La Navidad nos arranca lo mejor de nosotros mismos, y eso no se produce porque encendamos las luces de un árbol o colguemos hojas de muérdago del techo. Ni porque las calles y los centros comerciales se llenen de santas vestidos de rojo y barba blanca, icono producto de una conocida marca de refrescos. Ni porque se juegue la lotería, ni porque las casas se llenen de regalos, ni porque lo diga la propaganda de unos grandes almacenes. La Navidad nos arranca lo mejor de nosotros mismos porque ese fue el fin último del gesto de amor que Dios hizo hacia los hombres, y seamos católicos, protestantes, ateos, agnósticos, de izquierdas, de derechas, de centro, curas, laicos, jóvenes o viejos, al final nos sentimos arrastrados por ese espíritu, y se nos llenan los ojos de lágrimas con cada recuerdo de un ser querido que nos falta, y la boca de sonrisas con cada niño al que vemos extasiado ante la imagen de los Reyes a su paso en la Cabalgata que antecede a esa noche mágica. ¿Quién puede negarle a un niño la ilusión de creer que, en efecto, Melchor, Gaspar y Baltasar allanarán su morada para dejarle a los pies del árbol o del Belén, al lado de su zapato, esos regalos que con tanta ansiedad lleva esperando desde hace meses?
Independientemente de que creamos o no, de que tengamos fe o seamos agnósticos, lo cierto es que la tradición cristiana ha inundado nuestras vidas desde hace siglos, y las ha condicionado para bien, pues al margen de muchos errores que en nombre de la Cristiandad se puedan haber cometido, el balance final, la herencia de tanta fe durante tantos siglos es una sociedad abierta, tolerante, libre…, pero que sin embargo corre el riesgo de olvidar de donde viene esa fuerza que nos ha hecho así, y caer en las trampas de los enemigos de la libertad que, curiosamente, coinciden con los enemigos de la cultura cristiana.
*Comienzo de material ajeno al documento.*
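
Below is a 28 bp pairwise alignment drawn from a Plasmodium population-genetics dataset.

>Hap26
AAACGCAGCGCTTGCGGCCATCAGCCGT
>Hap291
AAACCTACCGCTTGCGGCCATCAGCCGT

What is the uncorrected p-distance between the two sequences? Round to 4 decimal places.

The sequences differ at positions 5 (G/C), 6 (C/T), 8 (G/C).
There are 3 differences over 28 sites, so p = 3/28 = 0.1071.

0.1071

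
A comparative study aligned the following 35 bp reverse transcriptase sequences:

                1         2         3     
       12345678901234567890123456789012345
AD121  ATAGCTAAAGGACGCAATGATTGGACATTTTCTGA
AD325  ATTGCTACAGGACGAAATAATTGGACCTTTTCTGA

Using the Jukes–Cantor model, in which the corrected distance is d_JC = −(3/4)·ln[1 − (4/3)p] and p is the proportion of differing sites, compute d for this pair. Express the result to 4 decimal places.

0.1585

The sequences differ at positions 3 (A/T), 8 (A/C), 15 (C/A), 19 (G/A), 27 (A/C).
p = 5/35 = 0.142857.
d = −0.75 · ln(1 − (4/3)·0.142857) = −0.75 · ln(0.809524) = −0.75 · (-0.211309) = 0.1585.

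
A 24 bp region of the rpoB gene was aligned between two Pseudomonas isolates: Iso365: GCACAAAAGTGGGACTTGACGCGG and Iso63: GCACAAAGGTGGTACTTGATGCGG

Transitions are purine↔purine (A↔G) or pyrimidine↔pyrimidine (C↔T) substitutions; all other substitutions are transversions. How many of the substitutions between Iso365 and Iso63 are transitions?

2

Mismatches occur at site 8 (A/G, transition), site 13 (G/T, transversion), site 20 (C/T, transition).
Of the 3 differences, 2 transitions and 1 transversion, so the answer is 2.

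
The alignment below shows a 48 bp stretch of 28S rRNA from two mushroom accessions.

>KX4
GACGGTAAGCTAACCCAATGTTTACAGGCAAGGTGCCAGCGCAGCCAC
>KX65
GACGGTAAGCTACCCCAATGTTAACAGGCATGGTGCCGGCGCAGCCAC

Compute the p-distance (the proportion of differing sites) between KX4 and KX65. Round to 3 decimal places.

Mismatches occur at site 13 (A→C), site 23 (T→A), site 31 (A→T), site 38 (A→G).
There are 4 differences over 48 sites, so p = 4/48 = 0.083.

0.083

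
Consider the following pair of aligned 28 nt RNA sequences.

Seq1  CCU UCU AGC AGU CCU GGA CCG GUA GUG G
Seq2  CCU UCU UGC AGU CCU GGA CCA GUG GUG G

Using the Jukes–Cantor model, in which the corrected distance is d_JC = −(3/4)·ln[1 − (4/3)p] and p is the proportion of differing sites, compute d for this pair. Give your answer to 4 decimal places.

0.1156

Mismatches occur at site 7 (A→U), site 21 (G→A), site 24 (A→G).
p = 3/28 = 0.107143.
d = −0.75 · ln(1 − (4/3)·0.107143) = −0.75 · ln(0.857143) = −0.75 · (-0.154151) = 0.1156.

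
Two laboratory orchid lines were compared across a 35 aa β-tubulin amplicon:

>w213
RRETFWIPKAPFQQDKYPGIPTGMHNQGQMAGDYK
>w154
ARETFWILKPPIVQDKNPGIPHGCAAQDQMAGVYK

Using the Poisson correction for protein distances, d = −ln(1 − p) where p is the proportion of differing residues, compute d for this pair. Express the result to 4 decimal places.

The sequences differ at positions 1 (R/A), 8 (P/L), 10 (A/P), 12 (F/I), 13 (Q/V), 17 (Y/N), 22 (T/H), 24 (M/C), 25 (H/A), 26 (N/A), 28 (G/D), 33 (D/V).
p = 12/35 = 0.342857.
d = −ln(1 − 0.342857) = −ln(0.657143) = 0.4199.

0.4199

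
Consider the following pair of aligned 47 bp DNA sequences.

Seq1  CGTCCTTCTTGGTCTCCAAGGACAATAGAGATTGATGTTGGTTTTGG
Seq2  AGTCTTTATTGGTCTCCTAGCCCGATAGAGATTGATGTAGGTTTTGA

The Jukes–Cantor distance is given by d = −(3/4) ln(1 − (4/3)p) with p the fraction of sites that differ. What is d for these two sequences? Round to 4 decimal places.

0.2211

Differing sites — 1:C/A; 5:C/T; 8:C/A; 18:A/T; 21:G/C; 22:A/C; 24:A/G; 39:T/A; 47:G/A.
p = 9/47 = 0.191489.
d = −0.75 · ln(1 − (4/3)·0.191489) = −0.75 · ln(0.744681) = −0.75 · (-0.294799) = 0.2211.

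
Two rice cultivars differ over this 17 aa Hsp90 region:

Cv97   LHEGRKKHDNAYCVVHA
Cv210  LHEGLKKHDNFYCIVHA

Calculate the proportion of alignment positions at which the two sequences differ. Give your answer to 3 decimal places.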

Ser cristiano, hoy, conlleva la obligación de hacer profesión de fe y dar ejemplo de convivencia en tolerancia y libertad, pero sin dejar que nadie pisotee ni merme nuestro derecho a celebrar lo que tanto bien ha aportado a la humanidad. Sin imponer a nadie nada, sin obligar a nadie a nada, respetando a quienes no quieran celebrar estas fiestas o solo vea en ellas una invitación pagana al consumismo, pero dejando claro que detrás de cada “feliz Navidad” que salga de nuestros labios hay una invitación sincera a ser felices por lo mucho que la Navidad ha supuesto para nuestras vidas. Por eso yo les deseo a todos ustedes, amables lectores, una muy Feliz Navidad.